Existente há 39 anos, o respeitado Colectivo de Dança Kilandukilu sente falta dos “tempos de glória” em que a dança era mais valorizada, promovida e melhor divulgada, elevando a cultura nacional aos mais conceituados palcos internacionais, como adiantou o responsável do grupo, o professor Maneco Vieira Dias.
Apesar de já ter pisado nos grandes palcos nacionais e internacionais, levando a bandeira das diferentes danças nacionais a vários cantos do país e além-fronteiras, o grupo Kilandukilu, segundo Maneco Vieira, sente que a dança vai perdendo aos poucos o prestígio que tinha fruto da falta de incentivo e investimento por parte das instituições de direito.
Maneco adverte para a necessidade de se tratar a classe da dança com a mesma dignidade que é atribuída à música e outras artes, defendendo o retorno dos grandes festivais de dança aos principais palcos de dança, o que irá devolver à arte a dignidade merecida.
Questionado sobre a actual situação do grupo, Maneco disse que está a passar por um processo de reestruturação, dado os anos de existência, permitindo a inclusão de ideias inovadoras e promissoras, bem como a integração de novos membros ao corpo directivo.
“Nós temos estado a fazer um trabalho de reestruturação e renovação da direcção do Kilandukilu e isso tem permitido que o grupo se mantenha jovem”, adiantou.

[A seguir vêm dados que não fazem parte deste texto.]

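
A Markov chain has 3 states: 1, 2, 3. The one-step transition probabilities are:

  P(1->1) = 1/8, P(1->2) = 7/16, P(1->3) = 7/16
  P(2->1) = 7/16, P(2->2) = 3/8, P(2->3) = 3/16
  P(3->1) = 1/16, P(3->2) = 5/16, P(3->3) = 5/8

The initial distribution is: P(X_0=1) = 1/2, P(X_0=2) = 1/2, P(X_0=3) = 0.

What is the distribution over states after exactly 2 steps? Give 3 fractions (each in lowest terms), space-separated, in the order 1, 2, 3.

Answer: 119/512 191/512 101/256

Derivation:
Propagating the distribution step by step (d_{t+1} = d_t * P):
d_0 = (1=1/2, 2=1/2, 3=0)
  d_1[1] = 1/2*1/8 + 1/2*7/16 + 0*1/16 = 9/32
  d_1[2] = 1/2*7/16 + 1/2*3/8 + 0*5/16 = 13/32
  d_1[3] = 1/2*7/16 + 1/2*3/16 + 0*5/8 = 5/16
d_1 = (1=9/32, 2=13/32, 3=5/16)
  d_2[1] = 9/32*1/8 + 13/32*7/16 + 5/16*1/16 = 119/512
  d_2[2] = 9/32*7/16 + 13/32*3/8 + 5/16*5/16 = 191/512
  d_2[3] = 9/32*7/16 + 13/32*3/16 + 5/16*5/8 = 101/256
d_2 = (1=119/512, 2=191/512, 3=101/256)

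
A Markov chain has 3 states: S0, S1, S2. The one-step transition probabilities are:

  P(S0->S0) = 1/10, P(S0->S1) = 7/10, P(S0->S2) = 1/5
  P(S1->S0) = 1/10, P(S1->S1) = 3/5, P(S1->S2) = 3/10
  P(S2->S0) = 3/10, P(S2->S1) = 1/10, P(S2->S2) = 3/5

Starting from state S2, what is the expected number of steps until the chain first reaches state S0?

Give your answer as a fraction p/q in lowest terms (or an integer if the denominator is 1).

Let h_i = expected steps to first reach S0 from state i.
Boundary: h_S0 = 0.
First-step equations for the other states:
  h_S1 = 1 + 1/10*h_S0 + 3/5*h_S1 + 3/10*h_S2
  h_S2 = 1 + 3/10*h_S0 + 1/10*h_S1 + 3/5*h_S2

Substituting h_S0 = 0 and rearranging gives the linear system (I - Q) h = 1:
  [2/5, -3/10] . (h_S1, h_S2) = 1
  [-1/10, 2/5] . (h_S1, h_S2) = 1

Solving yields:
  h_S1 = 70/13
  h_S2 = 50/13

Starting state is S2, so the expected hitting time is h_S2 = 50/13.

Answer: 50/13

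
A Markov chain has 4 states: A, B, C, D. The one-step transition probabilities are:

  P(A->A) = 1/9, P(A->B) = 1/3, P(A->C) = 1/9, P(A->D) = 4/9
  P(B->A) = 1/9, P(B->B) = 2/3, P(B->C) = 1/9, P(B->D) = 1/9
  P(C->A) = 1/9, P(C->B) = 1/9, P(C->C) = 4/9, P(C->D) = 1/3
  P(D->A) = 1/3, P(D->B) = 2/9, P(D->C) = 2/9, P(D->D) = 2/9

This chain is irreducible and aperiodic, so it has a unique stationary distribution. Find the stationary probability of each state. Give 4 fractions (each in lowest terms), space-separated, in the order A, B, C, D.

Answer: 31/189 74/189 13/63 5/21

Derivation:
The stationary distribution satisfies pi = pi * P, i.e.:
  pi_A = 1/9*pi_A + 1/9*pi_B + 1/9*pi_C + 1/3*pi_D
  pi_B = 1/3*pi_A + 2/3*pi_B + 1/9*pi_C + 2/9*pi_D
  pi_C = 1/9*pi_A + 1/9*pi_B + 4/9*pi_C + 2/9*pi_D
  pi_D = 4/9*pi_A + 1/9*pi_B + 1/3*pi_C + 2/9*pi_D
with normalization: pi_A + pi_B + pi_C + pi_D = 1.

Using the first 3 balance equations plus normalization, the linear system A*pi = b is:
  [-8/9, 1/9, 1/9, 1/3] . pi = 0
  [1/3, -1/3, 1/9, 2/9] . pi = 0
  [1/9, 1/9, -5/9, 2/9] . pi = 0
  [1, 1, 1, 1] . pi = 1

Solving yields:
  pi_A = 31/189
  pi_B = 74/189
  pi_C = 13/63
  pi_D = 5/21

Verification (pi * P):
  31/189*1/9 + 74/189*1/9 + 13/63*1/9 + 5/21*1/3 = 31/189 = pi_A  (ok)
  31/189*1/3 + 74/189*2/3 + 13/63*1/9 + 5/21*2/9 = 74/189 = pi_B  (ok)
  31/189*1/9 + 74/189*1/9 + 13/63*4/9 + 5/21*2/9 = 13/63 = pi_C  (ok)
  31/189*4/9 + 74/189*1/9 + 13/63*1/3 + 5/21*2/9 = 5/21 = pi_D  (ok)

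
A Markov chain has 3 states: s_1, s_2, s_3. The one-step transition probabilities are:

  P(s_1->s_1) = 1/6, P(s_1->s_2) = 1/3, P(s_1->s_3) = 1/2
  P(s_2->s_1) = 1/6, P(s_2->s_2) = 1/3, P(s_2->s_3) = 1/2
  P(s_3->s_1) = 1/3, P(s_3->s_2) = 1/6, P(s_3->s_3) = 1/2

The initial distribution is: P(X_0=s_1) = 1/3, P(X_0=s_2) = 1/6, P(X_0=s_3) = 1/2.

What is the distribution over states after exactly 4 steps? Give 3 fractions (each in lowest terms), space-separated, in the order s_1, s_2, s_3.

Propagating the distribution step by step (d_{t+1} = d_t * P):
d_0 = (s_1=1/3, s_2=1/6, s_3=1/2)
  d_1[s_1] = 1/3*1/6 + 1/6*1/6 + 1/2*1/3 = 1/4
  d_1[s_2] = 1/3*1/3 + 1/6*1/3 + 1/2*1/6 = 1/4
  d_1[s_3] = 1/3*1/2 + 1/6*1/2 + 1/2*1/2 = 1/2
d_1 = (s_1=1/4, s_2=1/4, s_3=1/2)
  d_2[s_1] = 1/4*1/6 + 1/4*1/6 + 1/2*1/3 = 1/4
  d_2[s_2] = 1/4*1/3 + 1/4*1/3 + 1/2*1/6 = 1/4
  d_2[s_3] = 1/4*1/2 + 1/4*1/2 + 1/2*1/2 = 1/2
d_2 = (s_1=1/4, s_2=1/4, s_3=1/2)
  d_3[s_1] = 1/4*1/6 + 1/4*1/6 + 1/2*1/3 = 1/4
  d_3[s_2] = 1/4*1/3 + 1/4*1/3 + 1/2*1/6 = 1/4
  d_3[s_3] = 1/4*1/2 + 1/4*1/2 + 1/2*1/2 = 1/2
d_3 = (s_1=1/4, s_2=1/4, s_3=1/2)
  d_4[s_1] = 1/4*1/6 + 1/4*1/6 + 1/2*1/3 = 1/4
  d_4[s_2] = 1/4*1/3 + 1/4*1/3 + 1/2*1/6 = 1/4
  d_4[s_3] = 1/4*1/2 + 1/4*1/2 + 1/2*1/2 = 1/2
d_4 = (s_1=1/4, s_2=1/4, s_3=1/2)

Answer: 1/4 1/4 1/2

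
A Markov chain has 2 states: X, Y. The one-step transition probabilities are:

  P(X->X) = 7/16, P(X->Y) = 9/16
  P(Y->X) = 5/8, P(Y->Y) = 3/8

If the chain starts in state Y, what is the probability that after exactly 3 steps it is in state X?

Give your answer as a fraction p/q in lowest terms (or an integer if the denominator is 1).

Answer: 1085/2048

Derivation:
Computing P^3 by repeated multiplication:
P^1 =
  X: [7/16, 9/16]
  Y: [5/8, 3/8]
P^2 =
  X: [139/256, 117/256]
  Y: [65/128, 63/128]
P^3 =
  X: [2143/4096, 1953/4096]
  Y: [1085/2048, 963/2048]

(P^3)[Y -> X] = 1085/2048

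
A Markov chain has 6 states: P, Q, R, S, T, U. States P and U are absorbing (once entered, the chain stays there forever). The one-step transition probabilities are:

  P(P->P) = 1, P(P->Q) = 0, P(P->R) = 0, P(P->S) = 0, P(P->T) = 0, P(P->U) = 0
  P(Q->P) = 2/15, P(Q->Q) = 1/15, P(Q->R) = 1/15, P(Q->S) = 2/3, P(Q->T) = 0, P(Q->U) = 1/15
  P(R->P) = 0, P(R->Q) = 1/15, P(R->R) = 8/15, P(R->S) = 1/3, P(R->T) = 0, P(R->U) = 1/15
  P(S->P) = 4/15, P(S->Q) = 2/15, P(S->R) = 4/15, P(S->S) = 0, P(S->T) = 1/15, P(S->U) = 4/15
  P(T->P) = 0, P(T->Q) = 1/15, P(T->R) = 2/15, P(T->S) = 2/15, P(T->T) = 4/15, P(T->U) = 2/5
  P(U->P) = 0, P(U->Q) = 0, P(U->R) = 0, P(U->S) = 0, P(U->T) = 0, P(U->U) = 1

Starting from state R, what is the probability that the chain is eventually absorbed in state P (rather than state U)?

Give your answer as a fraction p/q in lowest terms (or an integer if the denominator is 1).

Answer: 2038/5203

Derivation:
Let a_i = P(absorbed in P | start in state i).
Boundary conditions: a_P = 1, a_U = 0.
For each transient state i, a_i = sum_j P(i->j) * a_j:
  a_Q = 2/15*a_P + 1/15*a_Q + 1/15*a_R + 2/3*a_S + 0*a_T + 1/15*a_U
  a_R = 0*a_P + 1/15*a_Q + 8/15*a_R + 1/3*a_S + 0*a_T + 1/15*a_U
  a_S = 4/15*a_P + 2/15*a_Q + 4/15*a_R + 0*a_S + 1/15*a_T + 4/15*a_U
  a_T = 0*a_P + 1/15*a_Q + 2/15*a_R + 2/15*a_S + 4/15*a_T + 2/5*a_U

Substituting a_P = 1 and a_U = 0, rearrange to (I - Q) a = r where r[i] = P(i -> P):
  [14/15, -1/15, -2/3, 0] . (a_Q, a_R, a_S, a_T) = 2/15
  [-1/15, 7/15, -1/3, 0] . (a_Q, a_R, a_S, a_T) = 0
  [-2/15, -4/15, 1, -1/15] . (a_Q, a_R, a_S, a_T) = 4/15
  [-1/15, -2/15, -2/15, 11/15] . (a_Q, a_R, a_S, a_T) = 0

Solving yields:
  a_Q = 2561/5203
  a_R = 2038/5203
  a_S = 2341/5203
  a_T = 1029/5203

Starting state is R, so the absorption probability is a_R = 2038/5203.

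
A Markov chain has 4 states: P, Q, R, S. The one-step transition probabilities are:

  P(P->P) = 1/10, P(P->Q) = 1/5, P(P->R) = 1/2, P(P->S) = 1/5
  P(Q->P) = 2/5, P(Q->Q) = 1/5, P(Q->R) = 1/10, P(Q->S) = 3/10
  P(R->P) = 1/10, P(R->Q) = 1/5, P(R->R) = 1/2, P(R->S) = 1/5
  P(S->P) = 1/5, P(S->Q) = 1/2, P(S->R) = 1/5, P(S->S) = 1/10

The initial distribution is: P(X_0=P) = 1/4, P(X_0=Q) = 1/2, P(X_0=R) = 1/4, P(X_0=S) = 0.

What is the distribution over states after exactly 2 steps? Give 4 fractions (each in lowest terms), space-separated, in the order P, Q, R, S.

Propagating the distribution step by step (d_{t+1} = d_t * P):
d_0 = (P=1/4, Q=1/2, R=1/4, S=0)
  d_1[P] = 1/4*1/10 + 1/2*2/5 + 1/4*1/10 + 0*1/5 = 1/4
  d_1[Q] = 1/4*1/5 + 1/2*1/5 + 1/4*1/5 + 0*1/2 = 1/5
  d_1[R] = 1/4*1/2 + 1/2*1/10 + 1/4*1/2 + 0*1/5 = 3/10
  d_1[S] = 1/4*1/5 + 1/2*3/10 + 1/4*1/5 + 0*1/10 = 1/4
d_1 = (P=1/4, Q=1/5, R=3/10, S=1/4)
  d_2[P] = 1/4*1/10 + 1/5*2/5 + 3/10*1/10 + 1/4*1/5 = 37/200
  d_2[Q] = 1/4*1/5 + 1/5*1/5 + 3/10*1/5 + 1/4*1/2 = 11/40
  d_2[R] = 1/4*1/2 + 1/5*1/10 + 3/10*1/2 + 1/4*1/5 = 69/200
  d_2[S] = 1/4*1/5 + 1/5*3/10 + 3/10*1/5 + 1/4*1/10 = 39/200
d_2 = (P=37/200, Q=11/40, R=69/200, S=39/200)

Answer: 37/200 11/40 69/200 39/200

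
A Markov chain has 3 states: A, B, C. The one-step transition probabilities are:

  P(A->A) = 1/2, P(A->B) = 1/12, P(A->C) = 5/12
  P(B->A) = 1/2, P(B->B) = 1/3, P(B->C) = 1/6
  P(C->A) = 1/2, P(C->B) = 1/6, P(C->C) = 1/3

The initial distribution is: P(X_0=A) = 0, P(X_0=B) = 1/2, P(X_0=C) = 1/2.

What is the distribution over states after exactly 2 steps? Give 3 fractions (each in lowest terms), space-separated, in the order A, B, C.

Answer: 1/2 1/6 1/3

Derivation:
Propagating the distribution step by step (d_{t+1} = d_t * P):
d_0 = (A=0, B=1/2, C=1/2)
  d_1[A] = 0*1/2 + 1/2*1/2 + 1/2*1/2 = 1/2
  d_1[B] = 0*1/12 + 1/2*1/3 + 1/2*1/6 = 1/4
  d_1[C] = 0*5/12 + 1/2*1/6 + 1/2*1/3 = 1/4
d_1 = (A=1/2, B=1/4, C=1/4)
  d_2[A] = 1/2*1/2 + 1/4*1/2 + 1/4*1/2 = 1/2
  d_2[B] = 1/2*1/12 + 1/4*1/3 + 1/4*1/6 = 1/6
  d_2[C] = 1/2*5/12 + 1/4*1/6 + 1/4*1/3 = 1/3
d_2 = (A=1/2, B=1/6, C=1/3)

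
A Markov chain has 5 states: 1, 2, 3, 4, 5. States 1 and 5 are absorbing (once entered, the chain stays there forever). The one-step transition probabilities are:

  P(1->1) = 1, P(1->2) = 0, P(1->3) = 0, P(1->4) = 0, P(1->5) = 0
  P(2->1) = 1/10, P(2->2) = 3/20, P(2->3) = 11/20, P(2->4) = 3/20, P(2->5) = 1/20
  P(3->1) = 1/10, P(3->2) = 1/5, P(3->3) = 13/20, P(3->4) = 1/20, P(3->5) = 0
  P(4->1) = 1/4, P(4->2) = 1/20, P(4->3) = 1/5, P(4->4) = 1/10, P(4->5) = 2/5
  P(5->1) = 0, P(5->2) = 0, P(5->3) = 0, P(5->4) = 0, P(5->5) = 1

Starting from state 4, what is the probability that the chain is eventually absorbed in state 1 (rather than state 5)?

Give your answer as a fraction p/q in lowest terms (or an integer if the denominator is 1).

Answer: 579/1202

Derivation:
Let a_i = P(absorbed in 1 | start in state i).
Boundary conditions: a_1 = 1, a_5 = 0.
For each transient state i, a_i = sum_j P(i->j) * a_j:
  a_2 = 1/10*a_1 + 3/20*a_2 + 11/20*a_3 + 3/20*a_4 + 1/20*a_5
  a_3 = 1/10*a_1 + 1/5*a_2 + 13/20*a_3 + 1/20*a_4 + 0*a_5
  a_4 = 1/4*a_1 + 1/20*a_2 + 1/5*a_3 + 1/10*a_4 + 2/5*a_5

Substituting a_1 = 1 and a_5 = 0, rearrange to (I - Q) a = r where r[i] = P(i -> 1):
  [17/20, -11/20, -3/20] . (a_2, a_3, a_4) = 1/10
  [-1/5, 7/20, -1/20] . (a_2, a_3, a_4) = 1/10
  [-1/20, -1/5, 9/10] . (a_2, a_3, a_4) = 1/4

Solving yields:
  a_2 = 412/601
  a_3 = 897/1202
  a_4 = 579/1202

Starting state is 4, so the absorption probability is a_4 = 579/1202.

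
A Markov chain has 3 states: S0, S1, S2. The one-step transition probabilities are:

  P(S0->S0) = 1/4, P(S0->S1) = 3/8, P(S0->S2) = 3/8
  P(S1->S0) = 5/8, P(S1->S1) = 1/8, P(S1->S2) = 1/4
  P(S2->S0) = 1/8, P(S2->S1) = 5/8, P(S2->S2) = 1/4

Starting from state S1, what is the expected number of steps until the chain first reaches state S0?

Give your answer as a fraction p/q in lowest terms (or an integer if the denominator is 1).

Answer: 2

Derivation:
Let h_i = expected steps to first reach S0 from state i.
Boundary: h_S0 = 0.
First-step equations for the other states:
  h_S1 = 1 + 5/8*h_S0 + 1/8*h_S1 + 1/4*h_S2
  h_S2 = 1 + 1/8*h_S0 + 5/8*h_S1 + 1/4*h_S2

Substituting h_S0 = 0 and rearranging gives the linear system (I - Q) h = 1:
  [7/8, -1/4] . (h_S1, h_S2) = 1
  [-5/8, 3/4] . (h_S1, h_S2) = 1

Solving yields:
  h_S1 = 2
  h_S2 = 3

Starting state is S1, so the expected hitting time is h_S1 = 2.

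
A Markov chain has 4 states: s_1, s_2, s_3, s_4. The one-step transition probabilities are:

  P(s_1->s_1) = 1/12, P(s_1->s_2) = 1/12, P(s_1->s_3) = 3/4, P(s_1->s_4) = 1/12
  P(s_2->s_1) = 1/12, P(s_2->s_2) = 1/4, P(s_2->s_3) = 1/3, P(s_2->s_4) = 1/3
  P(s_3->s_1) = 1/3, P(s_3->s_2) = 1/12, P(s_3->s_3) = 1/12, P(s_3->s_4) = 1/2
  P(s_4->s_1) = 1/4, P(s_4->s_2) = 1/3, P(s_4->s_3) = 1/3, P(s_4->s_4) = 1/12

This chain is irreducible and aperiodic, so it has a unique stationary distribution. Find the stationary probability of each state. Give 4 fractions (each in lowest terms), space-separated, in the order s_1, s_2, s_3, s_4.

The stationary distribution satisfies pi = pi * P, i.e.:
  pi_s_1 = 1/12*pi_s_1 + 1/12*pi_s_2 + 1/3*pi_s_3 + 1/4*pi_s_4
  pi_s_2 = 1/12*pi_s_1 + 1/4*pi_s_2 + 1/12*pi_s_3 + 1/3*pi_s_4
  pi_s_3 = 3/4*pi_s_1 + 1/3*pi_s_2 + 1/12*pi_s_3 + 1/3*pi_s_4
  pi_s_4 = 1/12*pi_s_1 + 1/3*pi_s_2 + 1/2*pi_s_3 + 1/12*pi_s_4
with normalization: pi_s_1 + pi_s_2 + pi_s_3 + pi_s_4 = 1.

Using the first 3 balance equations plus normalization, the linear system A*pi = b is:
  [-11/12, 1/12, 1/3, 1/4] . pi = 0
  [1/12, -3/4, 1/12, 1/3] . pi = 0
  [3/4, 1/3, -11/12, 1/3] . pi = 0
  [1, 1, 1, 1] . pi = 1

Solving yields:
  pi_s_1 = 541/2545
  pi_s_2 = 92/509
  pi_s_3 = 859/2545
  pi_s_4 = 137/509

Verification (pi * P):
  541/2545*1/12 + 92/509*1/12 + 859/2545*1/3 + 137/509*1/4 = 541/2545 = pi_s_1  (ok)
  541/2545*1/12 + 92/509*1/4 + 859/2545*1/12 + 137/509*1/3 = 92/509 = pi_s_2  (ok)
  541/2545*3/4 + 92/509*1/3 + 859/2545*1/12 + 137/509*1/3 = 859/2545 = pi_s_3  (ok)
  541/2545*1/12 + 92/509*1/3 + 859/2545*1/2 + 137/509*1/12 = 137/509 = pi_s_4  (ok)

Answer: 541/2545 92/509 859/2545 137/509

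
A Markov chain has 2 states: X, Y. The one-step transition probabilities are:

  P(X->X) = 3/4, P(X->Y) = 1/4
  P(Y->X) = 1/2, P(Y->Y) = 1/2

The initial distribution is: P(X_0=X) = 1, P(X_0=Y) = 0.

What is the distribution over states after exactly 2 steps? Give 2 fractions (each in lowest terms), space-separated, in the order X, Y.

Answer: 11/16 5/16

Derivation:
Propagating the distribution step by step (d_{t+1} = d_t * P):
d_0 = (X=1, Y=0)
  d_1[X] = 1*3/4 + 0*1/2 = 3/4
  d_1[Y] = 1*1/4 + 0*1/2 = 1/4
d_1 = (X=3/4, Y=1/4)
  d_2[X] = 3/4*3/4 + 1/4*1/2 = 11/16
  d_2[Y] = 3/4*1/4 + 1/4*1/2 = 5/16
d_2 = (X=11/16, Y=5/16)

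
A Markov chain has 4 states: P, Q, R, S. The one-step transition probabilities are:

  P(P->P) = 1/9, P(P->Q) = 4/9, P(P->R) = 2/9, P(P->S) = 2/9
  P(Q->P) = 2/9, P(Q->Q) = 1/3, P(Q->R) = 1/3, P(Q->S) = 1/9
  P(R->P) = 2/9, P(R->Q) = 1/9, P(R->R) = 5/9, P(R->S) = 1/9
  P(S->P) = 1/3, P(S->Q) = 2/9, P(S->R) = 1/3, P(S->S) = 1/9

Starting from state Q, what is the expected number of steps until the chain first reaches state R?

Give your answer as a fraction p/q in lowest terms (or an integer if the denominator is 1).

Let h_i = expected steps to first reach R from state i.
Boundary: h_R = 0.
First-step equations for the other states:
  h_P = 1 + 1/9*h_P + 4/9*h_Q + 2/9*h_R + 2/9*h_S
  h_Q = 1 + 2/9*h_P + 1/3*h_Q + 1/3*h_R + 1/9*h_S
  h_S = 1 + 1/3*h_P + 2/9*h_Q + 1/3*h_R + 1/9*h_S

Substituting h_R = 0 and rearranging gives the linear system (I - Q) h = 1:
  [8/9, -4/9, -2/9] . (h_P, h_Q, h_S) = 1
  [-2/9, 2/3, -1/9] . (h_P, h_Q, h_S) = 1
  [-1/3, -2/9, 8/9] . (h_P, h_Q, h_S) = 1

Solving yields:
  h_P = 441/124
  h_Q = 801/248
  h_S = 405/124

Starting state is Q, so the expected hitting time is h_Q = 801/248.

Answer: 801/248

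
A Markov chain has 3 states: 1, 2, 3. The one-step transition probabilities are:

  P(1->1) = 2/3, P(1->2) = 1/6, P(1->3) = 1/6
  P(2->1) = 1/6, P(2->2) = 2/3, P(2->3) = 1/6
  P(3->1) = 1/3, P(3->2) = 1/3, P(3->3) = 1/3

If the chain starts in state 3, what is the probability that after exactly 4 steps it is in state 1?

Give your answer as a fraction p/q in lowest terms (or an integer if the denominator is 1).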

Disse ainda que o grupo está a desenvolver um trabalho de integração de novos membros, mas que estes passam primeiramente por um processo de preparação, capacitação e de seguida são avaliados para posteriormente serem integrados.
Em relação às barreiras e limitações, Maneco revelou que o colectivo tem enfrentado inúmeras dificuldades, como a ausência de patrocínio, a falta de espaço para os ensaios, a carência de materiais técnicos e de instrumentos que permitam uma melhor preparação.
Sem esconder a sua insatisfação pelo actual cenário, agravado pelo contexto económico e financeiro que o país atravessa desde 2014, o responsável manifestou-se orgulhoso pelos feitos do Kilandukilu e assegura que o grupo “está longe de desaparecer”, independentemente das barreiras que o mercado da dança vier a apresentar.
Preparação dos 40 anos
Fundado a 15 de Março de 1984, o Kilandukilu está a trabalhar na preparação das celebrações dos 40 anos de existência a se assinalar no próximo ano.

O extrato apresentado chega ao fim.